Sounds of Music In 1965, Robert Weis screened his box office movie 'The sound of music' in the world. As time goes by, it is one of the most popular and famous musicals of all time. Immediately after the release, I received many Oscar awards: Best Film, Best Director, Best Sound, Best Adaptive Music, Best Movie Edit, Best Film Music, Best Color Photography, Best Costume Design (Freiden par 3) VonTrapp family's true story Based on the movie, the viewer relies on family experience and enables you to start with Nazism before the outbreak of World War II.

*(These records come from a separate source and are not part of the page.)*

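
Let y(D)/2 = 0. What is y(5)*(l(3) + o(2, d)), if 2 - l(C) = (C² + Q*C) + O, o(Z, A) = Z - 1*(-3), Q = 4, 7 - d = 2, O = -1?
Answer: 0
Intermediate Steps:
d = 5 (d = 7 - 1*2 = 7 - 2 = 5)
o(Z, A) = 3 + Z (o(Z, A) = Z + 3 = 3 + Z)
l(C) = 3 - C² - 4*C (l(C) = 2 - ((C² + 4*C) - 1) = 2 - (-1 + C² + 4*C) = 2 + (1 - C² - 4*C) = 3 - C² - 4*C)
y(D) = 0 (y(D) = 2*0 = 0)
y(5)*(l(3) + o(2, d)) = 0*((3 - 1*3² - 4*3) + (3 + 2)) = 0*((3 - 1*9 - 12) + 5) = 0*((3 - 9 - 12) + 5) = 0*(-18 + 5) = 0*(-13) = 0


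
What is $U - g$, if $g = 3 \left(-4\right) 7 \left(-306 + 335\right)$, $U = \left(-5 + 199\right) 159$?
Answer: $33282$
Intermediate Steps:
$U = 30846$ ($U = 194 \cdot 159 = 30846$)
$g = -2436$ ($g = \left(-12\right) 7 \cdot 29 = \left(-84\right) 29 = -2436$)
$U - g = 30846 - -2436 = 30846 + 2436 = 33282$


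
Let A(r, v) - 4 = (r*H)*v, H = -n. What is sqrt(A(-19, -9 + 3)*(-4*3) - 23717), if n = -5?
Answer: I*sqrt(30605) ≈ 174.94*I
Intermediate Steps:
H = 5 (H = -1*(-5) = 5)
A(r, v) = 4 + 5*r*v (A(r, v) = 4 + (r*5)*v = 4 + (5*r)*v = 4 + 5*r*v)
sqrt(A(-19, -9 + 3)*(-4*3) - 23717) = sqrt((4 + 5*(-19)*(-9 + 3))*(-4*3) - 23717) = sqrt((4 + 5*(-19)*(-6))*(-12) - 23717) = sqrt((4 + 570)*(-12) - 23717) = sqrt(574*(-12) - 23717) = sqrt(-6888 - 23717) = sqrt(-30605) = I*sqrt(30605)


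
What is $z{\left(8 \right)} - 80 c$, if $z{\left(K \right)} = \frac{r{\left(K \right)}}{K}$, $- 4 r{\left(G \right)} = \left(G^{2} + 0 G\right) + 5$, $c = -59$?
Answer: $\frac{150971}{32} \approx 4717.8$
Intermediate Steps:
$r{\left(G \right)} = - \frac{5}{4} - \frac{G^{2}}{4}$ ($r{\left(G \right)} = - \frac{\left(G^{2} + 0 G\right) + 5}{4} = - \frac{\left(G^{2} + 0\right) + 5}{4} = - \frac{G^{2} + 5}{4} = - \frac{5 + G^{2}}{4} = - \frac{5}{4} - \frac{G^{2}}{4}$)
$z{\left(K \right)} = \frac{- \frac{5}{4} - \frac{K^{2}}{4}}{K}$
$z{\left(8 \right)} - 80 c = \frac{-5 - 8^{2}}{4 \cdot 8} - -4720 = \frac{1}{4} \cdot \frac{1}{8} \left(-5 - 64\right) + 4720 = \frac{1}{4} \cdot \frac{1}{8} \left(-69\right) + 4720 = - \frac{69}{32} + 4720 = \frac{150971}{32}$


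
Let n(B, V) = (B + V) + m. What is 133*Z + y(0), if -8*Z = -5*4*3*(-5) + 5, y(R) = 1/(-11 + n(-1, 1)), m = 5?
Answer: -121699/24 ≈ -5070.8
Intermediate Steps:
n(B, V) = 5 + B + V (n(B, V) = (B + V) + 5 = 5 + B + V)
y(R) = -⅙ (y(R) = 1/(-11 + (5 - 1 + 1)) = 1/(-11 + 5) = 1/(-6) = -⅙)
Z = -305/8 (Z = -(-5*4*3*(-5) + 5)/8 = -(-60*(-5) + 5)/8 = -(-5*(-60) + 5)/8 = -(300 + 5)/8 = -⅛*305 = -305/8 ≈ -38.125)
133*Z + y(0) = 133*(-305/8) - ⅙ = -40565/8 - ⅙ = -121699/24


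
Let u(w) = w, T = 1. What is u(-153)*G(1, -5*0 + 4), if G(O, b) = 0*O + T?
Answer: -153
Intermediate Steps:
G(O, b) = 1 (G(O, b) = 0*O + 1 = 0 + 1 = 1)
u(-153)*G(1, -5*0 + 4) = -153*1 = -153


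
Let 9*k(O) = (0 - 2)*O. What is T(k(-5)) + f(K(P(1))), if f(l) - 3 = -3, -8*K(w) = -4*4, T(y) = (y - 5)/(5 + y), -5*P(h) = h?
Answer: -7/11 ≈ -0.63636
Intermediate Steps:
k(O) = -2*O/9 (k(O) = ((0 - 2)*O)/9 = (-2*O)/9 = -2*O/9)
P(h) = -h/5
T(y) = (-5 + y)/(5 + y)
K(w) = 2 (K(w) = -(-1)*4/2 = -⅛*(-16) = 2)
f(l) = 0 (f(l) = 3 - 3 = 0)
T(k(-5)) + f(K(P(1))) = (-5 - 2/9*(-5))/(5 - 2/9*(-5)) + 0 = (-5 + 10/9)/(5 + 10/9) + 0 = -35/9/(55/9) + 0 = (9/55)*(-35/9) + 0 = -7/11 + 0 = -7/11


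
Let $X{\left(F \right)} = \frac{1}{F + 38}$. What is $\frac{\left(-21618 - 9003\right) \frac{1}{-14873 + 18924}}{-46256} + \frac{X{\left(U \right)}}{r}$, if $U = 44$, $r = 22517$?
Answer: $\frac{480727235}{2932058900848} \approx 0.00016396$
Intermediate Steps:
$X{\left(F \right)} = \frac{1}{38 + F}$
$\frac{\left(-21618 - 9003\right) \frac{1}{-14873 + 18924}}{-46256} + \frac{X{\left(U \right)}}{r} = \frac{\left(-21618 - 9003\right) \frac{1}{-14873 + 18924}}{-46256} + \frac{1}{\left(38 + 44\right) 22517} = - \frac{30621}{4051} \left(- \frac{1}{46256}\right) + \frac{1}{82} \cdot \frac{1}{22517} = \left(-30621\right) \frac{1}{4051} \left(- \frac{1}{46256}\right) + \frac{1}{82} \cdot \frac{1}{22517} = \left(- \frac{30621}{4051}\right) \left(- \frac{1}{46256}\right) + \frac{1}{1846394} = \frac{519}{3175984} + \frac{1}{1846394} = \frac{480727235}{2932058900848}$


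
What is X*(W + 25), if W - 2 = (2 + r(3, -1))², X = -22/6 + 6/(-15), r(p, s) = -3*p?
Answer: -4636/15 ≈ -309.07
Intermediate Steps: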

In the 1950 's, in collaboration with Fluxus, I saw the resurrection of experimental symbols that cast doubt on the various concepts of "music" after the war, after nuclear power, and the present age. Is it music? Are the two sounds music? What happens if you hear a sound from striking the two tubes so that the inner air column is arranged in such a way that two consecutive blows produce a perfect genuine cadence? These ideas are still controversial, but traditional notation still exists, and all music that is recorded and played today uses the symbolic techniques and products made in the Renaissance. Instead of inventing new symbols, we need a way to exploit the constraints of classical symbols to allow access to the symbols of all sound events inside and outside the metric domain.
Origin of Music Symbols Early music works are limited by the range of human voices. People of all cultures always use their own instruments to sing and make sounds. Notation or composition music is designed to remember improvised performances by performers, preserve what you create, and promote interaction among multiple performers. Music symbols like language have a long history dating back to the Middle East in the 3rd century BC. The ancient Greeks seemed first to try to change music by alphabet, and civilizations of all ages all over the world tried to develop a similar system of recognizable musical symbols.